Wonder Bread was the bread of my childhood.  White bread only, of course, although the brown bread seemed to differ from white only by the addition of food coloring.  You knew a brand of bread had to be good when it was so wonderfully soft and plushy that you could wad a slice into a tiny ball, a pellet of carbs so small that you could fit it into your bean shooter.  (No, I'm not sure that's true, but I'd be surprised if someone didn't do it.)

But the chocolate "CupCakes" -- the package of two chocolate cupcakes with chocolate frosting and a white squiggle across the top -- were a childhood favorite.  Happy (and rare) the day that I'd find them in my school lunch sack.  I loved them in high school.  And in college.  I'd pack them for energy and solace when I started off on a long day hike.  They were a pleasure that became guiltier and guiltier as the years passed, and as I became increasingly conscious of health concerns.

The Hostess cupcakes had one nutritional value: sugar.  Or as the British nutritional labels more coyly express it: "energy."  But they had a taste and a consistency that was well nigh irresistable once you had a package in your possession.

So today we lament not just the demise of an iconic American company, not just the passing of another set of familiar products from our childhood, but the passing of an era.  A time when depression-starved bodies craved "energy"-packed food, when processed food was a novelty that quickly replaced home baking, when our tastes were uncomplicated and unevolved.  When we ate whatever tasted good.

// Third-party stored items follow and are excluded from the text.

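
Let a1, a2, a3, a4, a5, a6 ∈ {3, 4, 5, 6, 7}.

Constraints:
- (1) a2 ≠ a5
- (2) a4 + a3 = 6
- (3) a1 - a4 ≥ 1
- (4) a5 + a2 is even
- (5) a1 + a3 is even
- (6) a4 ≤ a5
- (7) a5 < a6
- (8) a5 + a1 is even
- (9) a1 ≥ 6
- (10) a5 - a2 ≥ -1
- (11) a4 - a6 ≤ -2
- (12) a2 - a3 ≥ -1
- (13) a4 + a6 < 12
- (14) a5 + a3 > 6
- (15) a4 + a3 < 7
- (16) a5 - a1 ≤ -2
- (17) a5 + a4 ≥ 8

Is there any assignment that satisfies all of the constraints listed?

Take a1 = 7, a2 = 3, a3 = 3, a4 = 3, a5 = 5, a6 = 6. Then constraint 2: a4 + a3 = 6; constraint 3: a1 - a4 = 4, and every other listed constraint is also met.

Satisfiable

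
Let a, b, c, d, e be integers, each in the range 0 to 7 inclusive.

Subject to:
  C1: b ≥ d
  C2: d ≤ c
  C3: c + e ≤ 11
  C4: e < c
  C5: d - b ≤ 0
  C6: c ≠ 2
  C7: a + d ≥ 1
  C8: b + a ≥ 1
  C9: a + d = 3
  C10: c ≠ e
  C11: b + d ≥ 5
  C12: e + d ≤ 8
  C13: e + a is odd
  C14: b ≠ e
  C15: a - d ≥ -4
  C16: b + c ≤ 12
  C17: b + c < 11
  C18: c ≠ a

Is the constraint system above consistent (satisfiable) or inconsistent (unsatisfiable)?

Satisfiable

Setting (a, b, c, d, e) = (0, 3, 6, 3, 5) satisfies everything: constraint 3: c + e = 11; constraint 5: d - b = 0; constraint 7: a + d = 3, and the others follow.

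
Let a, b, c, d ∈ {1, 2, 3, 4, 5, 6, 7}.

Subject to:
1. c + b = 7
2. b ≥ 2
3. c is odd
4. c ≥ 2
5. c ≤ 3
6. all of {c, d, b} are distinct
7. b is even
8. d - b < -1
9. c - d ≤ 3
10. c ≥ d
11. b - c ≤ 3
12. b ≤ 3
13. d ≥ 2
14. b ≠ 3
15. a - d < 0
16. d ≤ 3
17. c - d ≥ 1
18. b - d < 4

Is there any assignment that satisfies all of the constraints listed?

Constraints 2, 4, 5, 12, 13, and 16 confine each of c, d, b to the 2 values {2, 3}.
Constraint 6 requires all 3 of them to be distinct, but only 2 values are available — impossible by the pigeonhole principle.

Unsatisfiable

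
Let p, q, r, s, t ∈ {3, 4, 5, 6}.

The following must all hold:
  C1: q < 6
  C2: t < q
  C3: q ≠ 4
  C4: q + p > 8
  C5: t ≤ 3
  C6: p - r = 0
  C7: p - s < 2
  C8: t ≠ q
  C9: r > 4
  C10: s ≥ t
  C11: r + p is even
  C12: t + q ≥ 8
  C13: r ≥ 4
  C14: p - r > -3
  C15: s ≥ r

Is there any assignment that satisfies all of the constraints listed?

Satisfiable

Setting (p, q, r, s, t) = (5, 5, 5, 5, 3) satisfies everything: constraint 4: q + p = 10; constraint 6: p - r = 0, and the others follow.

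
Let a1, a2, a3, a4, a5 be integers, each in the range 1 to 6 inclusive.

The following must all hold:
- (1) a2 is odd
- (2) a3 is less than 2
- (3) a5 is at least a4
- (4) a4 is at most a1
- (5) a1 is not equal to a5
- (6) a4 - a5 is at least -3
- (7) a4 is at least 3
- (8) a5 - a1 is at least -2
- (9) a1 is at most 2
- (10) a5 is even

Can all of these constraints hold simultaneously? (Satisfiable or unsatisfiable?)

Unsatisfiable

From constraint 7: a4 ≥ 3. From constraints 4 and 9: a4 ≤ a1 and a1 ≤ 2, so a4 ≤ 2. But 2 < 3, so no value of a4 works.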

The government saved Chevrolets and Chryslers -- even greater icons of our youth -- but the maker of Twinkies and CupCakes apparently is not "too big to fail."  Our tastes in transportation remain pretty much the same as they were fifty years ago, but our tastes in food have moved along.  So rest in peace, Hostess Brands.

If I could have just one last Hostess cupcake with a glass of milk, I'd feel that I'd properly and happily celebrated the wake of a memorable American company.